The journey to derive value from data is long, requiring data infrastructure, analysts, scientists, and data consumption management processes, among other things. Even when data operations teams move down this path, growing pains occur as more people demand more data as soon as data operations teams make progress. As a result, problems may arise quickly or develop gradually over time. Some strategies can help with this issue. A data team must recognize that these time-wasting issues are real and have a plan to tackle them.
1. Data Access without Automation
When you create a data catalog or establish a procedure for users to locate and request data, administering access becomes difficult. In conventional data architectures, accessing sensitive data is frequently a complex procedure involving much manual work. For example, creating and updating user accounts for several services can be time-consuming.
Put another way, no plan for data governance survives contact with users. So even if you build your data infrastructure in a legacy data governance model, you will be busy granting access to it. For instance, one global firm I spoke with had developed a data pipeline to move customer information from one on-premise system to their cloud data warehouse. They provided self-service access, but the demand was so significant that they devoted the following three months to granting access to that system.
- No-code approaches allow you to quickly access or block access to a data set within a cloud data warehouse, associate that policy with specific users, and apply various masking techniques within minutes.
- You can also see your users, their roles, and the sensitive data they're accessing.
- You can then identify areas where you can apply access policy and make it easy to create an audit trail for governance
- More mature organizations struggling with thousands of data users may already have a data catalog solution. Integrating a control and protection solution with the data catalog allows you to create the policies, manage them in the catalog, and automatically enforce them in connected databases.
2. Manual Data Migration
Once you have established your initial cloud data warehouse and data-consumption schema, you will want to import additional data sets. However, manual data-migration approaches may slow you down and restrict your ability to gain insight from multiple sources. You can gain efficiency by refining your migration approach and tools instead:
- Implement an ETL SaaS platform to eliminate manual discovery and migration tasks. It simplifies connection to multiple data sources, collects data from various sites, converts source data into tabular formats to make it easier to perform analytics, and moves it to the cloud warehouse.
- Use a schema manipulation tool like dbt, which transforms data directly in the cloud data warehouse.

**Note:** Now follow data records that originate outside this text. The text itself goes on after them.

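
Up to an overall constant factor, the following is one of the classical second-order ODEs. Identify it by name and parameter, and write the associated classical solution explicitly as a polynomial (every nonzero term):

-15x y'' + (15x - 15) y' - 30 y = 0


All three coefficients share the factor -15; dividing through by -15 gives  x y'' + (1 - x) y' + 2 y = 0.
This matches the Laguerre equation x y'' + (1 - x) y' + n y = 0 with n = 2; the polynomial solution is L_2(x).
With y = sum_k a_k x^k, matching x^k gives (k+1)k a_{k+1} + (k+1) a_{k+1} - k a_k + n a_k = 0, i.e. (k+1)^2 a_{k+1} = (k - n) a_k = (k - 2) a_k. The right side vanishes at k = 2, so the series terminates at degree 2.
Standard normalization L_n(0) = 1 gives a_0 = 1. Work upward with a_{k+1} = (k - 2) a_k / (k+1)^2:
  a_1 = (0 - 2)(1) / 1^2 = -2/1 = -2
  a_2 = (1 - 2)(-2) / 2^2 = 2/4 = 1/2
Hence L_2(x) = x^2/2 - 2 x + 1.

L_2(x); series = x^2/2 - 2 x + 1


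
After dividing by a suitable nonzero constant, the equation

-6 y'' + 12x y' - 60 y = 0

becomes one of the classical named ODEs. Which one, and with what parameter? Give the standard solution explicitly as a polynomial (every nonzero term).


All three coefficients share the factor -6; dividing through by -6 gives  y'' - 2x y' + 10 y = 0.
This matches the Hermite equation y'' - 2x y' + 2n y = 0 with 2n = 10, so n = 5; the polynomial solution is H_5(x).
With y = sum_k a_k x^k, matching x^k gives (k+2)(k+1) a_{k+2} = 2(k - n) a_k = 2(k - 5) a_k. The right side vanishes at k = 5, so the series with the parity of 5 terminates at degree 5.
Standard normalization: leading coefficient of H_n is 2^n, so a_5 = 2^5 = 32. Work downward with a_k = (k+1)(k+2) a_{k+2} / (2(k - n)):
  a_3 = (4)(5)(32) / (2(3 - 5)) = 640/(-4) = -160
  a_1 = (2)(3)(-160) / (2(1 - 5)) = -960/(-8) = 120
Hence H_5(x) = 32 x^5 - 160 x^3 + 120 x.

H_5(x); series = 32 x^5 - 160 x^3 + 120 x


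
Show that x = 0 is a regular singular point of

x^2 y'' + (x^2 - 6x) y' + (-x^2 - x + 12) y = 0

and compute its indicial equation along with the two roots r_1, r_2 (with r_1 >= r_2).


Divide by x^2 to reach normal form y'' + P_1(x) y' + P_2(x) y = 0 with P_1(x) = 1 - 6/x and P_2(x) = -1 - 1/x + 12/x^2.
x = 0 is a singular point because the y'-coefficient 1 - 6/x has a pole at x = 0 and the y-coefficient -1 - 1/x + 12/x^2 has a pole at x = 0.
It is a regular singular point because x P_1(x) = p(x) = x - 6 and x^2 P_2(x) = q(x) = -x^2 - x + 12 are polynomials, hence analytic at x = 0.
p(0) = -6,  q(0) = 12.
Indicial equation: r(r-1) + p(0) r + q(0) = 0, i.e. r^2 + (p(0) - 1) r + q(0) = 0, i.e. r^2 - 7 r + 12 = 0.
Discriminant: (-7)^2 - 4(12) = 1, so r = (7 ± 1)/2.
Solving: r_1 = 4, r_2 = 3.

indicial: r^2 - 7 r + 12 = 0; roots r_1 = 4, r_2 = 3


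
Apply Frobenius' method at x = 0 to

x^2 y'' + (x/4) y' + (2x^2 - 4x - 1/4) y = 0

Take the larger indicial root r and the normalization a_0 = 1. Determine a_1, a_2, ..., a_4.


Write in Frobenius form y'' + (p(x)/x) y' + (q(x)/x^2) y = 0:
  p(x) = 1/4,  q(x) = 2x^2 - 4x - 1/4.
Indicial equation: r(r-1) + (1/4) r + (-1/4) = 0 -> roots r_1 = 1, r_2 = -1/4.
Take r = r_1 = 1. Let y(x) = x^r sum_{n>=0} a_n x^n with a_0 = 1.
Substitute y = x^r sum a_n x^n and match x^{r+n}. The recurrence is
  D(n) a_n - 4 a_{n-1} + 2 a_{n-2} = 0,  where D(n) = (r+n)(r+n-1) + (1/4)(r+n) + (-1/4).
  a_n = [4 a_{n-1} - 2 a_{n-2}] / D(n).
Since the indicial polynomial factors as (r - r_1)(r - r_2), D(n) = (r_1 + n - r_1)(r_1 + n - r_2) = n(n + 5/4).
Evaluating step by step (a_0 = 1):
  n = 1: D(1) = 1(1 + 5/4) = 9/4; numerator = 4(1) = 4; a_1 = (4)/(9/4) = 16/9
  n = 2: D(2) = 2(2 + 5/4) = 13/2; numerator = 4(16/9) - 2(1) = 46/9; a_2 = (46/9)/(13/2) = 92/117
  n = 3: D(3) = 3(3 + 5/4) = 51/4; numerator = 4(92/117) - 2(16/9) = -16/39; a_3 = (-16/39)/(51/4) = -64/1989
  n = 4: D(4) = 4(4 + 5/4) = 21; numerator = 4(-64/1989) - 2(92/117) = -376/221; a_4 = (-376/221)/(21) = -376/4641

r = 1; a_0 = 1; a_1 = 16/9; a_2 = 92/117; a_3 = -64/1989; a_4 = -376/4641


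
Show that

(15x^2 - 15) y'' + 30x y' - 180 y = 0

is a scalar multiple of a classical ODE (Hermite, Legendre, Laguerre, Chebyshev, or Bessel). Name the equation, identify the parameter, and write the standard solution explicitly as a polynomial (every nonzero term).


All three coefficients share the factor -15; dividing through by -15 gives  (1 - x^2) y'' - 2x y' + 12 y = 0.
This matches the Legendre equation (1 - x^2) y'' - 2x y' + n(n+1) y = 0 (note the -2x y' term) with n(n+1) = 12, so n = 3; the polynomial solution is P_3(x).
With y = sum_k a_k x^k, matching x^k gives (k+2)(k+1) a_{k+2} = [k(k+1) - n(n+1)] a_k = (k - 3)(k + 4) a_k. The right side vanishes at k = 3, so the series with the parity of 3 terminates at degree 3.
Standard normalization (P_n(1) = 1): leading coefficient (2n)!/(2^n (n!)^2) = 720/(8*36) = 5/2, so a_3 = 5/2. Work downward with a_k = (k+1)(k+2) a_{k+2} / ((k - 3)(k + 4)):
  a_1 = (2)(3)(5/2) / ((1 - 3)(1 + 4)) = 15/(-10) = -3/2
Hence P_3(x) = 5 x^3/2 - 3 x/2.

P_3(x); series = 5 x^3/2 - 3 x/2


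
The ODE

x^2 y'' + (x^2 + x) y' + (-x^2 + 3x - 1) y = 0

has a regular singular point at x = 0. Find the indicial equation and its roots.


Divide by x^2 to reach normal form y'' + P_1(x) y' + P_2(x) y = 0 with P_1(x) = 1 + 1/x and P_2(x) = -1 + 3/x - 1/x^2.
x = 0 is a singular point because the y'-coefficient 1 + 1/x has a pole at x = 0 and the y-coefficient -1 + 3/x - 1/x^2 has a pole at x = 0.
It is a regular singular point because x P_1(x) = p(x) = x + 1 and x^2 P_2(x) = q(x) = -x^2 + 3x - 1 are polynomials, hence analytic at x = 0.
p(0) = 1,  q(0) = -1.
Indicial equation: r(r-1) + p(0) r + q(0) = 0, i.e. r^2 + (p(0) - 1) r + q(0) = 0, i.e. r^2 - 1 = 0.
Discriminant: (0)^2 - 4(-1) = 4, so r = (0 ± 2)/2.
Solving: r_1 = 1, r_2 = -1.

indicial: r^2 - 1 = 0; roots r_1 = 1, r_2 = -1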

- Follow a three-zone pattern for migration—raw, staging, and production.
- Maintain existing access and masking policies even as you add or move data or change the schema in the cloud data platform. For example, every time an email address moves around and gets copied by an automated piece of software, you must apply masking policies. In addition, you'll have to create an auditable trail every time you move data for governance.
3. Complicated Governance Auditing
With more people accessing data, you should set up a data governance framework to guarantee all that data's protection, compliance, and privacy. When data teams strive to identify the location of data, they frequently look at query or access logs and build charts and graphs to determine who has accessed it. When a big data footprint has many users interacting with it, you should not waste time applying for role-based access or creating reports manually.
Solution: To scale auditing, you should simplify it.Doing so will allow you to:
- Visualize and track access to sensitive data across your organization. Have an alerting system to let you know who, where, and how your data is accessed.
- Keep access and masking policies in lockstep with changing schema.
- Understand if data access is normal or out of normal thresholds.
- Create and automate thresholds that block access or allow access with alerts based on rules you can apply quickly.
- Automate classification and reporting to show granular relationships, such as the same user role accessing different data columns.
Should this even be your job?
The most significant time sink is data engineers, and DBAs handle data control and protection. Is this even logical? Since you're taking data from one place to the next and knowhow to write SQL code required by most tools to grant and restrict access, it has fallen to data teams.
But is that the best use of your time and talents? Wouldn't it make more sense for the teams whose jobs focus on data governance and security to be able to manage data governance and security? With the proper no-code control and protection solution, you could transfer these tasks to other teams – invite them to implement the policies, pick which data to mask, download audit trails, and set up alerts.Then, once you get all that off your plate, you can move on to what you were trained to do: extract value from data.